LA ISLA DEL TESORO

Cortando la maleza con machetes, avanzábamos despacio hacia el interior de la isla. Por fin estábamos sobre la pista correcta. Un último esfuerzo y encontraríamos el legendario tesoro del capitán Morgan.
–Aquí –dijo Gucio, mi compañero, y clavó el machete en el suelo bajo un baobab de amplias ramas. Era el lugar que, antaño, en un mapa cifrado, había señalado con una cruz la propia mano del capitán.
Tiramos los machetes y agarramos las palas. Pronto descubrimos un esqueleto humano.
–Todo concuerda –dijo Gucio–. Bajo el esqueleto debe haber un cofre.
Allí estaba. Lo sacamos del hoyo y lo pusimos debajo del baobab. El sol llegaba a su cenit, los monos, excitados, saltaban de una rama a otra; el esqueleto mostraba sus dientes sonriente.
Respirando pesadamente, nos sentamos encima del cofre.
–Quince años—dijo Gucio.
Era el tiempo que había transcurrido desde que empezáramos a buscar el tesoro.
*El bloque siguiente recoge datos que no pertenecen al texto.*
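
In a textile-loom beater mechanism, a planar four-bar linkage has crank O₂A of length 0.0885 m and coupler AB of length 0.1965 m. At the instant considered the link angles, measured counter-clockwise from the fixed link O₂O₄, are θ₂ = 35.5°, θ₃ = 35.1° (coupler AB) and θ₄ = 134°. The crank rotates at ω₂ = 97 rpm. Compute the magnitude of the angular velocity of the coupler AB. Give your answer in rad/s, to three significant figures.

4.58

ω₂ = 10.16 rad/s (from 97 rpm).
Differentiating the loop-closure r₂e^{iθ₂}+r₃e^{iθ₃}=r₁+r₄e^{iθ₄} gives r₂ω₂e^{iθ₂}+r₃ω₃e^{iθ₃}=r₄ω₄e^{iθ₄}.
Eliminating the other unknown: ω₃ = r₂ω₂ sin(θ₄−θ₂) / [r₃ sin(θ₃−θ₄)].
Numerator sine = +0.98902; denominator sine = -0.98796.
Result = 0.0885·10.16·(+0.98902) / (0.1965·(-0.98796)) = -4.5798 rad/s; magnitude 4.5798 rad/s.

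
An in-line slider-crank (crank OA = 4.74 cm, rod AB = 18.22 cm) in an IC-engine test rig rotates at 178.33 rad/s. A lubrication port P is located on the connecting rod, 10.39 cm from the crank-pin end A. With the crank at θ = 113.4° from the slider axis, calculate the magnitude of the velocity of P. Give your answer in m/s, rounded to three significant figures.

ω = 178.3 rad/s.  Crank-pin speed |V_A| = rω = 8.4528 m/s, perpendicular to OA.
Rod angle: sinφ = −(r/L) sinθ ⇒ φ = -13.813°; ω_rod = −rω cosθ/√(L²−r²sin²θ) = +18.974 rad/s.
V_P = V_A + ω_rod × AP, with AP = 0.1039 m along the rod.
Components: V_Px = −rω sinθ − a·ω_rod·sinφ = -7.287 m/s;  V_Py = rω cosθ + a·ω_rod·cosφ = -1.4427 m/s.
|V_P| = √(V_Px² + V_Py²) = 7.4284 m/s.

7.43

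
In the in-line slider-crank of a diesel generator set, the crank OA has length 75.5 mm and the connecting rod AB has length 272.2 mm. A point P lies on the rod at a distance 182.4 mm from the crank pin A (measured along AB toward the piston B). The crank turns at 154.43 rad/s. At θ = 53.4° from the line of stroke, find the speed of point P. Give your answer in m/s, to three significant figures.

ω = 154.4 rad/s.  Crank-pin speed |V_A| = rω = 11.659 m/s, perpendicular to OA.
Rod angle: sinφ = −(r/L) sinθ ⇒ φ = -12.866°; ω_rod = −rω cosθ/√(L²−r²sin²θ) = -26.197 rad/s.
V_P = V_A + ω_rod × AP, with AP = 0.1824 m along the rod.
Components: V_Px = −rω sinθ − a·ω_rod·sinφ = -10.424 m/s;  V_Py = rω cosθ + a·ω_rod·cosφ = +2.2934 m/s.
|V_P| = √(V_Px² + V_Py²) = 10.674 m/s.

10.7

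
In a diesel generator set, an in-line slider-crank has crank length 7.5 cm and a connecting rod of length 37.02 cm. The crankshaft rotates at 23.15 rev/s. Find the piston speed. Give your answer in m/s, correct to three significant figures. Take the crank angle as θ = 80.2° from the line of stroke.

11.1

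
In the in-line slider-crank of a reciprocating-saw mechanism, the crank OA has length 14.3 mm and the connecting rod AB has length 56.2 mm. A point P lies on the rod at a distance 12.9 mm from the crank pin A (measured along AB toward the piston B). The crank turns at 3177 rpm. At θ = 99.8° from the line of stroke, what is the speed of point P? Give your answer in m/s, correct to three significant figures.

ω = 332.7 rad/s.  Crank-pin speed |V_A| = rω = 4.7575 m/s, perpendicular to OA.
Rod angle: sinφ = −(r/L) sinθ ⇒ φ = -14.521°; ω_rod = −rω cosθ/√(L²−r²sin²θ) = +14.884 rad/s.
V_P = V_A + ω_rod × AP, with AP = 0.0129 m along the rod.
Components: V_Px = −rω sinθ − a·ω_rod·sinφ = -4.64 m/s;  V_Py = rω cosθ + a·ω_rod·cosφ = -0.6239 m/s.
|V_P| = √(V_Px² + V_Py²) = 4.6817 m/s.

4.68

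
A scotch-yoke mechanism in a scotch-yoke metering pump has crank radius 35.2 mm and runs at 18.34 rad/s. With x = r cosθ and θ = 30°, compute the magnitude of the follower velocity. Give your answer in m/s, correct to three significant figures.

ω = 18.34 rad/s
x = r cosθ ⇒ ẋ = −rω sinθ.
|v| = rω|sinθ| = 0.0352·18.34·|sin 30°| = 0.32278 m/s.

0.323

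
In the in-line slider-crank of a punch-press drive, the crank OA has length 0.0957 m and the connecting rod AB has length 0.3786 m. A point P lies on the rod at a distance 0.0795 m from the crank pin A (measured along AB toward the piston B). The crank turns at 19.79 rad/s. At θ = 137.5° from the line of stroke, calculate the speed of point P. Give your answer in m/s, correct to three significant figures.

1.65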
Apagamos los cigarrillos y cogimos unas barras de hierro. Los monos gritaban cada vez más, al igual que los loros. Finalmente, la tapa cedió.
En el fondo del cofre yacía una hoja de papel y en ella estaba escrito: «Besadme el culo. Morgan.»
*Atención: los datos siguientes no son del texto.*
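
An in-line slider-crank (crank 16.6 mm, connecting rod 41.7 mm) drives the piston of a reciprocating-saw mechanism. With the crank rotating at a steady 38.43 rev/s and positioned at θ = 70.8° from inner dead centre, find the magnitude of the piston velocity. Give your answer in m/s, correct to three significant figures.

4.32

ω = 2π·38.4 = 241.5 rad/s
For an in-line slider-crank, x = r cosθ + √(L² − r² sin²θ), so v = −rω sinθ·[1 + r cosθ/√(L² − r² sin²θ)].
With r = 0.0166 m, L = 0.0417 m, θ = 70.8°: √(L² − r² sin²θ) = 0.038641 m.
v = −0.0166·241.5·0.94438·[1 + 0.0166·0.32887/0.038641] = -4.3201 m/s.
|v| = 4.3201 m/s.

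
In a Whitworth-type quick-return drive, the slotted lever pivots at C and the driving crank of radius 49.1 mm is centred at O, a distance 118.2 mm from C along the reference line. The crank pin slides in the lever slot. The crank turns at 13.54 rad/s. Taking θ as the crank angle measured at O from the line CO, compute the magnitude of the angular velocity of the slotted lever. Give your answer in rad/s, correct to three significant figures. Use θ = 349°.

3.95

ω = 13.54 rad/s
Crank pin A relative to C: A = (d + r cosθ, r sinθ); lever angle φ = atan2(r sinθ, d + r cosθ).
Differentiating tanφ: φ̇ = rω(d cosθ + r)/(d² + r² + 2dr cosθ).
d² + r² + 2dr cosθ = |CA|² = 0.027776 m²;  d cosθ + r = +0.16513 m.
|ω_lever| = |0.0491·13.54·+0.16513| / 0.027776 = 3.9523 rad/s.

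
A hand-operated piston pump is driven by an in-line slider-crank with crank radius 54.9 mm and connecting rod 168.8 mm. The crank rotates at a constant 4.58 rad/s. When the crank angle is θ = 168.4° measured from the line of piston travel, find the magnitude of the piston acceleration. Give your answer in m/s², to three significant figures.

ω = 4.58 rad/s
x(θ) = r cosθ + √(L² − r² sin²θ); with ω constant, a = ω²·d²x/dθ².
d²x/dθ² = −r cosθ − r²(cos2θ)/√u − r⁴ sin²2θ/(4u^{3/2}),  u = L² − r² sin²θ = 0.0283716 m².
Substituting r = 0.0549 m, L = 0.1688 m, θ = 168.4°: d²x/dθ² = +0.037258 m.
a = ω²·d²x/dθ² = (4.58)²·(+0.037258) = +0.78154 m/s²;  |a| = 0.78154 m/s².

0.782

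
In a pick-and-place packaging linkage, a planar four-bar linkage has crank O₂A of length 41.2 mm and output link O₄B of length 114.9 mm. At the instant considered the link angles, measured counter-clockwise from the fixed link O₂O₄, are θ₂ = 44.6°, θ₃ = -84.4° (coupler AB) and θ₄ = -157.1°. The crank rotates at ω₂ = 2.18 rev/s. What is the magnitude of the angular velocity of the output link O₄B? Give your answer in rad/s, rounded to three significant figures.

4.00

ω₂ = 13.7 rad/s (from 2.18 rev/s).
Differentiating the loop-closure r₂e^{iθ₂}+r₃e^{iθ₃}=r₁+r₄e^{iθ₄} gives r₂ω₂e^{iθ₂}+r₃ω₃e^{iθ₃}=r₄ω₄e^{iθ₄}.
Eliminating the other unknown: ω₄ = r₂ω₂ sin(θ₂−θ₃) / [r₄ sin(θ₄−θ₃)].
Numerator sine = +0.77715; denominator sine = -0.95476.
Result = 0.0412·13.7·(+0.77715) / (0.1149·(-0.95476)) = -3.9978 rad/s; magnitude 3.9978 rad/s.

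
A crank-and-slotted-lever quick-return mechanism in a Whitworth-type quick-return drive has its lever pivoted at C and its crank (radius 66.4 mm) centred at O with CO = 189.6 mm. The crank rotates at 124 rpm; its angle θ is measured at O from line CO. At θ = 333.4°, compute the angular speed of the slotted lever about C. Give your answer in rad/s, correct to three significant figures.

3.24

ω = 12.99 rad/s (from 124 rpm).
Crank pin A relative to C: A = (d + r cosθ, r sinθ); lever angle φ = atan2(r sinθ, d + r cosθ).
Differentiating tanφ: φ̇ = rω(d cosθ + r)/(d² + r² + 2dr cosθ).
d² + r² + 2dr cosθ = |CA|² = 0.0628709 m²;  d cosθ + r = +0.23593 m.
|ω_lever| = |0.0664·12.99·+0.23593| / 0.0628709 = 3.2356 rad/s.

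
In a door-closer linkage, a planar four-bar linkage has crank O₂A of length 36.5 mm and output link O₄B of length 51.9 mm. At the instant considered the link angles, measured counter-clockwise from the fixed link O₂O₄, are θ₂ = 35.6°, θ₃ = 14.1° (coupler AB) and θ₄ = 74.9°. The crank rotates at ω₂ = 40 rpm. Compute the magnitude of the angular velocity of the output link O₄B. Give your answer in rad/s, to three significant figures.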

–El objetivo nunca es lo importante –dijo Gucio–. Lo que cuenta es el esfuerzo de perseguirlo, no el hecho de alcanzarlo.
Maté a Gucio y volví a casa. Me gustan las moralejas, pero sin pasarse.

EL FUNERAL

Durante un paseo, me uní a un cortejo fúnebre. Siempre anima más que vagar uno solo y sin rumbo. No sabía a quién estaban enterrando, pero ¿qué importaba? Nosotros, los humanos, formamos todos una gran familia.
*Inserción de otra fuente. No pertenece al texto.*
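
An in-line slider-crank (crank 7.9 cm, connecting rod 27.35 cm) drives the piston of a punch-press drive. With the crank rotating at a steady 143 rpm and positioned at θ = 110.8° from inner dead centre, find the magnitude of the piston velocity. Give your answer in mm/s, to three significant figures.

988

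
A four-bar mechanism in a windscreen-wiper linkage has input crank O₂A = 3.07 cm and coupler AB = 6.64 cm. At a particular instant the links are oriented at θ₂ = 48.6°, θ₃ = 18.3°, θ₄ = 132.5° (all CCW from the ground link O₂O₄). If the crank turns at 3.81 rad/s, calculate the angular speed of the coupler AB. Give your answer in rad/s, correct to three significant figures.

1.92

ω₂ = 3.81 rad/s
Differentiating the loop-closure r₂e^{iθ₂}+r₃e^{iθ₃}=r₁+r₄e^{iθ₄} gives r₂ω₂e^{iθ₂}+r₃ω₃e^{iθ₃}=r₄ω₄e^{iθ₄}.
Eliminating the other unknown: ω₃ = r₂ω₂ sin(θ₄−θ₂) / [r₃ sin(θ₃−θ₄)].
Numerator sine = +0.99434; denominator sine = -0.91212.
Result = 0.0307·3.81·(+0.99434) / (0.0664·(-0.91212)) = -1.9203 rad/s; magnitude 1.9203 rad/s.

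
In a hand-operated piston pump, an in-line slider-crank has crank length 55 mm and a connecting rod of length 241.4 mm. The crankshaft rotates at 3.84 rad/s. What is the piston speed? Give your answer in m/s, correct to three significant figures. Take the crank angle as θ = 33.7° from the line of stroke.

ω = 3.84 rad/s
For an in-line slider-crank, x = r cosθ + √(L² − r² sin²θ), so v = −rω sinθ·[1 + r cosθ/√(L² − r² sin²θ)].
With r = 0.055 m, L = 0.2414 m, θ = 33.7°: √(L² − r² sin²θ) = 0.23946 m.
v = −0.055·3.84·0.55484·[1 + 0.055·0.83195/0.23946] = -0.13957 m/s.
|v| = 0.13957 m/s.

0.140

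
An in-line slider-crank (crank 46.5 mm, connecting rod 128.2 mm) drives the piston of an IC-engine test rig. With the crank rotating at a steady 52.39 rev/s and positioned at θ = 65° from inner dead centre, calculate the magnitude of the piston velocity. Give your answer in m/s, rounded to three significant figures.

16.1

ω = 2π·52.4 = 329.2 rad/s
For an in-line slider-crank, x = r cosθ + √(L² − r² sin²θ), so v = −rω sinθ·[1 + r cosθ/√(L² − r² sin²θ)].
With r = 0.0465 m, L = 0.1282 m, θ = 65°: √(L² − r² sin²θ) = 0.12108 m.
v = −0.0465·329.2·0.90631·[1 + 0.0465·0.42262/0.12108] = -16.124 m/s.
|v| = 16.124 m/s.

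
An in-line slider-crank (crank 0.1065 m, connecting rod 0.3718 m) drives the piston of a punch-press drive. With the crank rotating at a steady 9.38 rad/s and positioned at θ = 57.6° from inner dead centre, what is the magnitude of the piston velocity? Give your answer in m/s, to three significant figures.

0.977

ω = 9.38 rad/s
For an in-line slider-crank, x = r cosθ + √(L² − r² sin²θ), so v = −rω sinθ·[1 + r cosθ/√(L² − r² sin²θ)].
With r = 0.1065 m, L = 0.3718 m, θ = 57.6°: √(L² − r² sin²θ) = 0.36076 m.
v = −0.1065·9.38·0.84433·[1 + 0.1065·0.53583/0.36076] = -0.97688 m/s.
|v| = 0.97688 m/s.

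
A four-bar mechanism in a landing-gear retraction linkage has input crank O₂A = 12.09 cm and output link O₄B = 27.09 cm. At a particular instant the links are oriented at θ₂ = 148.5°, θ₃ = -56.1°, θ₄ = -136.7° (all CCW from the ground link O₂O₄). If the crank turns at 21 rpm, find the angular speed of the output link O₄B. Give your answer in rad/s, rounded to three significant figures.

0.414

ω₂ = 2.199 rad/s (from 21 rpm).
Differentiating the loop-closure r₂e^{iθ₂}+r₃e^{iθ₃}=r₁+r₄e^{iθ₄} gives r₂ω₂e^{iθ₂}+r₃ω₃e^{iθ₃}=r₄ω₄e^{iθ₄}.
Eliminating the other unknown: ω₄ = r₂ω₂ sin(θ₂−θ₃) / [r₄ sin(θ₄−θ₃)].
Numerator sine = -0.41628; denominator sine = -0.98657.
Result = 0.1209·2.199·(-0.41628) / (0.2709·(-0.98657)) = +0.41412 rad/s; magnitude 0.41412 rad/s.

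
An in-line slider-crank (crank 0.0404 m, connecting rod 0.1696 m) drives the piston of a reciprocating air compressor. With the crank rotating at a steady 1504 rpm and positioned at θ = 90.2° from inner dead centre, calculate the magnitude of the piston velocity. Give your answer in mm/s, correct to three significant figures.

ω = 2π·1504/60 = 157.5 rad/s
For an in-line slider-crank, x = r cosθ + √(L² − r² sin²θ), so v = −rω sinθ·[1 + r cosθ/√(L² − r² sin²θ)].
With r = 0.0404 m, L = 0.1696 m, θ = 90.2°: √(L² − r² sin²θ) = 0.16472 m.
v = −0.0404·157.5·0.99999·[1 + 0.0404·-0.00349/0.16472] = -6.3575 m/s.
|v| = 6.3575 m/s = 6357.5 mm/s.

6360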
Además, siempre se puede preguntar. Mi vecino de la izquierda del cortejo tampoco lo sabía.
–Voy a la tintorería a recoger un pantalón. He visto un funeral y puesto que me pilla de camino me he unido. Sólo hasta la esquina y después tuerzo.
Pregunté, pues, al vecino de la derecha.
– ¿Que de quién es el funeral? ¿Y yo qué sé, acaso muere poca gente? El banco no abre hasta las nueve, así que tengo un poco de tiempo todavía.
El tercero, que caminaba unos pasos atrás, tampoco era capaz de informarme.
–Yo no soy de aquí, soy un simple turista.
Pero pregunte a esa señora con velo negro, la que camina detrás del féretro. Tiene pinta de ser la viuda y debe de saberlo.
En ese momento empezó a llover y abandoné el cortejo. No voy a mojarme por alguien a quien ni siquiera conozco personalmente.